To profile the relationship of all tissue scores, we constructed a distance matrix of all 23 tissue module scores across all the time points (1.5, 2, 3, 5, and 14 dpf). For the distance D between score of tissue A at time point t1 and score of tissue B at time point t2, the distance D can be described as D = D(tissue) + (a x D(time point)). D(tissue) stands for the distance between the score of tissue A and B by averaging the Euclidian distance between score A and B at time point t1 and the Euclidian distance between score A and B at time point t2. D(time point) stands for the distance between time point t1 and t2 derived by the distance between the dendrogram of all the tissue scores at t1 and the dendrogram at t2. Since D(time point) is relatively smaller than D(tissue), we multiply D(time point) by 8 to make the distance between time points comparable to the distance between tissue scores.

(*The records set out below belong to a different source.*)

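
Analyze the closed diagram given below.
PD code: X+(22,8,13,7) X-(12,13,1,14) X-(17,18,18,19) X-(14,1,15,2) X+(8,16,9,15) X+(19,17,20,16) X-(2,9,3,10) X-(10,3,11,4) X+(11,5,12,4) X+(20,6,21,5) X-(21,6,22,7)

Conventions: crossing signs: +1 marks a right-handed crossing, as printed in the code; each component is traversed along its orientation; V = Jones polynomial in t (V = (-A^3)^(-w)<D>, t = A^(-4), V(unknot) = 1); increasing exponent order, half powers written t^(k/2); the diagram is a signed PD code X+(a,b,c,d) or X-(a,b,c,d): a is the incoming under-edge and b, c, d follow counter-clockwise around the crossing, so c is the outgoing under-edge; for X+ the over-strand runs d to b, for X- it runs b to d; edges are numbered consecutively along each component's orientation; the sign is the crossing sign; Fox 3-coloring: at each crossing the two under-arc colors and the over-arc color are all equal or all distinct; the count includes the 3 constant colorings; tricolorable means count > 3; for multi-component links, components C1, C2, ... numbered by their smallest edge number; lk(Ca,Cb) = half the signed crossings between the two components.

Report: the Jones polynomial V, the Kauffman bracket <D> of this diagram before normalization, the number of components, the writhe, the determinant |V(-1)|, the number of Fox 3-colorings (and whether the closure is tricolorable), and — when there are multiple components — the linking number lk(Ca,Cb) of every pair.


V(t) = t^(-7/2) - 2t^(-5/2) + t^(-3/2) - 2t^(-1/2) + t^(1/2) - t^(3/2)
bracket: A^-9 - A^-5 + 2A^-1 - A^3 + 2A^7 - A^11, w = -1
2 components, writhe -1, over 11 crossings
lk(C1,C2) = 0
det 8, colorings 3 of 3^11 — not tricolorable
observation: summing lk over 1 pair gives 0


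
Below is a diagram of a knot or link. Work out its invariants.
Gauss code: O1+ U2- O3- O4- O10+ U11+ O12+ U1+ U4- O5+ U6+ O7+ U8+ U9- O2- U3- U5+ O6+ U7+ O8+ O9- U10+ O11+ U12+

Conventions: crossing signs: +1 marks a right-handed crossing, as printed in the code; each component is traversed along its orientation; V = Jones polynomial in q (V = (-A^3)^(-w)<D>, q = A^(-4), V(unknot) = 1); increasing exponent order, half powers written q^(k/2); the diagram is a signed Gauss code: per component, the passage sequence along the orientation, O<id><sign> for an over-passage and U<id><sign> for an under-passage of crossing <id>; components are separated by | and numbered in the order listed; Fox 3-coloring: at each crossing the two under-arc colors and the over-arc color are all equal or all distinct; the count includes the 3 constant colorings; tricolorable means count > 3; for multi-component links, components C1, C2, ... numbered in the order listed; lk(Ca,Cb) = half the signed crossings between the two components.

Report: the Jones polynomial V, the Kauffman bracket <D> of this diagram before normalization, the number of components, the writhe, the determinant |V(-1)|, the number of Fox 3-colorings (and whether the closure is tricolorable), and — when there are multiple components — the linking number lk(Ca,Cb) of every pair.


V = 1 - q + 3q^2 - 3q^3 + 3q^4 - 4q^5 + 3q^6 - 2q^7 + q^8
<D> = A^-20 - 2A^-16 + 3A^-12 - 4A^-8 + 3A^-4 - 3 + 3A^4 - A^8 + A^12 (w = +4)
1 component over 12 crossings, w = +4
9 Fox colorings among 3^12, |V(-1)| = 21: tricolorable
why: the span of V is 8, forcing >= 8 crossings in any diagram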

The distance matrix was dimensionally reduced and visualized by UMAP.
To detect the potential factors that contribute to the patterning of tissue-specific peaks, we performed linear regression of each tissue module score against all motif accessibilities and the gene activities of transcription factors. We used ZFIN and JASPAR2020, converted by homology data from MGI, to build up a list of transcription factors in zebrafish. We then curated and paired every motif in JASPAR2020 with its potential binding transcription factors. The coefficients of regression results were used as indications of whether a motif or transcription factor is positively correlated with a tissue module score with upper cutoff of adjusted p value 0.05. We transformed the coefficients of all the negative related motifs and transcription factors to 0 to filter out irrelevant motifs and transcription factors. To visualize the correlation of each pair of motif and transcription factor, we plotted the coefficient magnitudes of motifs by dot sizes and transcription factor gene body activities by a red color scale on Constellation maps.
Competing interests
No competing interest declared.
Funding
Funding was provided by the National Institute of Health (NIDCR R35 DE027550 to J.G.C.; NIDCR K99 DE029858 to P.F; NIDCR F31 DE029682-02 to C.A.; NICHD T32 HD060549 to M.T.).
Data availability
The data that support the findings of this study are available from the corresponding author upon reasonable request. Processed and raw sequencing data have been deposited at GEO as GSE178969.
Author Contributions
P.F., K.-C.T., M.T., C.A., H.-J.C., J.S., N.N., and J.G.C. performed the experiments. J.G.C. oversaw the project and wrote the manuscript.
Acknowledgments
We thank Megan Matsutani and Jennifer DeKoeyer Crump for fish care, Jeffrey Boyd and the BCC FACS core, the CHLA Sequencing core, the USC HPC computing core, and Andrew McMahon, Yang Chai, and Unmesh Jadhav for helpful comments on the manuscript.